Think it possible you may be mistaken. Britain Yearly Meeting Faith & Practice, Advice and Queries 1.02.17, advises us in listening to and responding to ministry from others that “when words are strange or disturbing to you, try to sense where they come from and what has nourished the lives of others. Listen patiently and seek the truth which other people’s opinions may contain for you. Avoid hurtful criticism and provocative language. Do not allow the strength of your convictions to betray you into making statements or allegations that are unfair or untrue. Think it possible that you may be mistaken.” Think it possible that you may be mistaken. I need this reminder whenever I get on my high horse.
Was thee faithful? Did thee yield? Spirit speaks to us directly in the immediacy and uniqueness of our condition in the moment. Spirit’s messages may be tiny nudges, calls to action, experiences of oneness and anything in between, differing by individual and from moment to moment. Spirit sees us in our wholeness, and calls us into the individual and collective process of becoming more whole, more wholly and integrally ourselves. When we receive an opening from the Spirit, our job is to accept it, to yield to it, to sit with it and see how it resonates within, what actions it moves us to. We are invited to be mindful, asking ourselves and others: Were you faithful to the promptings of love and Spirit in your heart? Did you yield?
Daily manna—“Give us this day our daily bread...” Don’t hold on to the teachings of one day past the day it was given. But open thyself to the message of the new day, the new moment.
What canst thou say? Sometimes a message is not for ourselves, but we are not the judge of that. We can only hold it up to others to see whether and how it resonates in their hearts, when they experiment with it and test it. We can rightly say, this has been my experience, but cannot with integrity say this is another’s experience or our collective experience, without inviting others into the experiment of testing to see if it is their experience also. Testimonies are formed when we turn “What canst thou say” to “What can we say” by that testing.
Do not mistake union for unity. Mystical union is a consolation given to us in the moment when we need it. Unity is the tangible experience when in our diversity we can yet agree on a sense of the condition of the meeting in the moment. Do not mistake difference for disunity. We are wonderfully different, our experiences are different, our understandings are different. Yes, we are united by the Spirit in our experience of Love, and yes, suffering and harm are real and exist. Both are true—and focusing on the first to the exclusion of the second can be a balm to some of us and simultaneously be experienced by others as a rejection of their suffering and identity. What are we called into when we try to hold both of these?
Being Gathered. Just as light is phased simultaneously as wave and particle, we are simultaneously scattered and gathered, simultaneously unique individuals and the body of Friends, wonderfully diverse and capable of experiencing unity.
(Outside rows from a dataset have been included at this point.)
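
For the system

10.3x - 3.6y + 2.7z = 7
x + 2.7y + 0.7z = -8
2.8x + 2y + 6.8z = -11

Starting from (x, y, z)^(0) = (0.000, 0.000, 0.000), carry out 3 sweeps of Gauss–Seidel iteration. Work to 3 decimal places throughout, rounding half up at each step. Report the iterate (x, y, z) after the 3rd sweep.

Iteration 1:
  x = (7 - (-3.6)·0.000 - (2.7)·0.000) / (10.3) = 0.680
  y = (-8 - (1)·0.680 - (0.7)·0.000) / (2.7) = -3.215
  z = (-11 - (2.8)·0.680 - (2)·-3.215) / (6.8) = -0.952
Iteration 2:
  x = (7 - (-3.6)·-3.215 - (2.7)·-0.952) / (10.3) = -0.195
  y = (-8 - (1)·-0.195 - (0.7)·-0.952) / (2.7) = -2.644
  z = (-11 - (2.8)·-0.195 - (2)·-2.644) / (6.8) = -0.760
Iteration 3:
  x = (7 - (-3.6)·-2.644 - (2.7)·-0.760) / (10.3) = -0.045
  y = (-8 - (1)·-0.045 - (0.7)·-0.760) / (2.7) = -2.749
  z = (-11 - (2.8)·-0.045 - (2)·-2.749) / (6.8) = -0.791

(-0.045, -2.749, -0.791)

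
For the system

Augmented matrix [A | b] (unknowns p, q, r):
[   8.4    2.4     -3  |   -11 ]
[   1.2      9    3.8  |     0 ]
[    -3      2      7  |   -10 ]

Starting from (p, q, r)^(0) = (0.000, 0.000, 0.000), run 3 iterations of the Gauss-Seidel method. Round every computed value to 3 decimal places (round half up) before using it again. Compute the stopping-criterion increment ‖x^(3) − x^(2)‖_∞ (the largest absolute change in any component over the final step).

Iteration 1:
  p = (-11 - (2.4)·0.000 - (-3)·0.000) / (8.4) = -1.310
  q = (0 - (1.2)·-1.310 - (3.8)·0.000) / (9) = 0.175
  r = (-10 - (-3)·-1.310 - (2)·0.175) / (7) = -2.040
Iteration 2:
  p = (-11 - (2.4)·0.175 - (-3)·-2.040) / (8.4) = -2.088
  q = (0 - (1.2)·-2.088 - (3.8)·-2.040) / (9) = 1.140
  r = (-10 - (-3)·-2.088 - (2)·1.140) / (7) = -2.649
Iteration 3:
  p = (-11 - (2.4)·1.140 - (-3)·-2.649) / (8.4) = -2.581
  q = (0 - (1.2)·-2.581 - (3.8)·-2.649) / (9) = 1.463
  r = (-10 - (-3)·-2.581 - (2)·1.463) / (7) = -2.953
Change: (-0.493, 0.323, -0.304) → max |·| = 0.493

0.493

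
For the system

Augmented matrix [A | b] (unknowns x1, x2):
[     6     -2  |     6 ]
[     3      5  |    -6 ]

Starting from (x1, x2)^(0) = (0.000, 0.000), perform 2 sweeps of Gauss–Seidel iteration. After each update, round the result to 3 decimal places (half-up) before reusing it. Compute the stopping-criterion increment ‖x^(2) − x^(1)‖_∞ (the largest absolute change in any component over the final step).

0.600

Iteration 1:
  x1 = (6 - (-2)·0.000) / (6) = 1.000
  x2 = (-6 - (3)·1.000) / (5) = -1.800
Iteration 2:
  x1 = (6 - (-2)·-1.800) / (6) = 0.400
  x2 = (-6 - (3)·0.400) / (5) = -1.440
Change: (-0.600, 0.360) → max |·| = 0.600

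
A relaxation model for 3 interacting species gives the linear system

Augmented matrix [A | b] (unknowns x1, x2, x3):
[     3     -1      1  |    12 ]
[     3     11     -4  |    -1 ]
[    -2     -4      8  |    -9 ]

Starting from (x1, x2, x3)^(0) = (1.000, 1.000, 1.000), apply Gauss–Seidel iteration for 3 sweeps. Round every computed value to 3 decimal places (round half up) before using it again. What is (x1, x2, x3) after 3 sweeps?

Iteration 1:
  x1 = (12 - (-1)·1.000 - (1)·1.000) / (3) = 4.000
  x2 = (-1 - (3)·4.000 - (-4)·1.000) / (11) = -0.818
  x3 = (-9 - (-2)·4.000 - (-4)·-0.818) / (8) = -0.534
Iteration 2:
  x1 = (12 - (-1)·-0.818 - (1)·-0.534) / (3) = 3.905
  x2 = (-1 - (3)·3.905 - (-4)·-0.534) / (11) = -1.350
  x3 = (-9 - (-2)·3.905 - (-4)·-1.350) / (8) = -0.824
Iteration 3:
  x1 = (12 - (-1)·-1.350 - (1)·-0.824) / (3) = 3.825
  x2 = (-1 - (3)·3.825 - (-4)·-0.824) / (11) = -1.434
  x3 = (-9 - (-2)·3.825 - (-4)·-1.434) / (8) = -0.886

(3.825, -1.434, -0.886)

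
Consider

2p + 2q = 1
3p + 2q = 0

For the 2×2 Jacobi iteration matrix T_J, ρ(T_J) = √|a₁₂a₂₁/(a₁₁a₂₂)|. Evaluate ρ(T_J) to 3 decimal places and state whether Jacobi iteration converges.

1.225

a₁₂a₂₁/(a₁₁a₂₂) = (2)·(3) / ((2)·(2)) = 1.500000
ρ = √|1.500000| = √1.500000 = 1.225
ρ > 1, so Jacobi diverges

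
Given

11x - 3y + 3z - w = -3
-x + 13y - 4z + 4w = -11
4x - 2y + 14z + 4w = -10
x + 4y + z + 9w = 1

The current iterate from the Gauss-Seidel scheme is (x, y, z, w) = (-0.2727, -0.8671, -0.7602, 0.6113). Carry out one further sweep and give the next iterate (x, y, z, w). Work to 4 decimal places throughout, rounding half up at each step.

One sweep:
  x = (-3 - (-3)·-0.8671 - (3)·-0.7602 - (-1)·0.6113) / (11) = -0.2463
  y = (-11 - (-1)·-0.2463 - (-4)·-0.7602 - (4)·0.6113) / (13) = -1.2871
  z = (-10 - (4)·-0.2463 - (-2)·-1.2871 - (4)·0.6113) / (14) = -1.0024
  w = (1 - (1)·-0.2463 - (4)·-1.2871 - (1)·-1.0024) / (9) = 0.8219

(-0.2463, -1.2871, -1.0024, 0.8219)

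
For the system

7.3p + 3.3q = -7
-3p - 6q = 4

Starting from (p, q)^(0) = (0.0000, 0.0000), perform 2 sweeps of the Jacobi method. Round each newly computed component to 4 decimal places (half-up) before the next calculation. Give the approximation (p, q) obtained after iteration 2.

Iteration 1:
  p = (-7 - (3.3)·0.0000) / (7.3) = -0.9589
  q = (4 - (-3)·0.0000) / (-6) = -0.6667
Iteration 2:
  p = (-7 - (3.3)·-0.6667) / (7.3) = -0.6575
  q = (4 - (-3)·-0.9589) / (-6) = -0.1872

(-0.6575, -0.1872)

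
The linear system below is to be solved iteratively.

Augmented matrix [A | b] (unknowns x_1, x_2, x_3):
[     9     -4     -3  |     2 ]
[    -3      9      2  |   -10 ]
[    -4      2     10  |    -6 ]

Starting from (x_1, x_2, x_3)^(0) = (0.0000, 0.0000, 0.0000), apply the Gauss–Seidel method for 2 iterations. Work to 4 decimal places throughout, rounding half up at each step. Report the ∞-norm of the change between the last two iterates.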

There is no division or opposition between being gathered or scattered —it is a both/and.
Seeds of War. At the same time, we live in an ocean of interlocking systems of oppression whose purpose is to reward and maintain power. These “seeds of war” are in the very air we breathe, the water we drink, the planet that is warming, in our institutions, in our personal and social relationships, and in how we think. Some of us are rewarded by these systems and others are oppressed by them; many of us are both. Naming this reality is not divisive; the systems are inherently divisive; that’s one way they maintain power. John Woolman advises us to look for the seeds of war in our lives and possessions and reminds us that: “Oppression in the extreme appears terrible: but oppression in more refined appearances remains to be oppression; and where the smallest degree of it is cherished it grows stronger and more extensive. To labour for a perfect redemption from this spirit of oppression is the great business of the whole family of Christ Jesus in this world.”—John Woolman, 1763.
Quench not the spirit [1 Thess. 5:19] in self or others. In Epistle 275, George Fox warns us to “quench not the motions of [Spirit] in yourselves, nor the movings of it in others; though many have run out, and gone beyond their measures [2 Cor 10:14], yet many more have quenched the measure of the spirit of God, and after became dead and dull, and questioned through a false fear: and so there hath been hurt both ways.” Keep the fountain clear.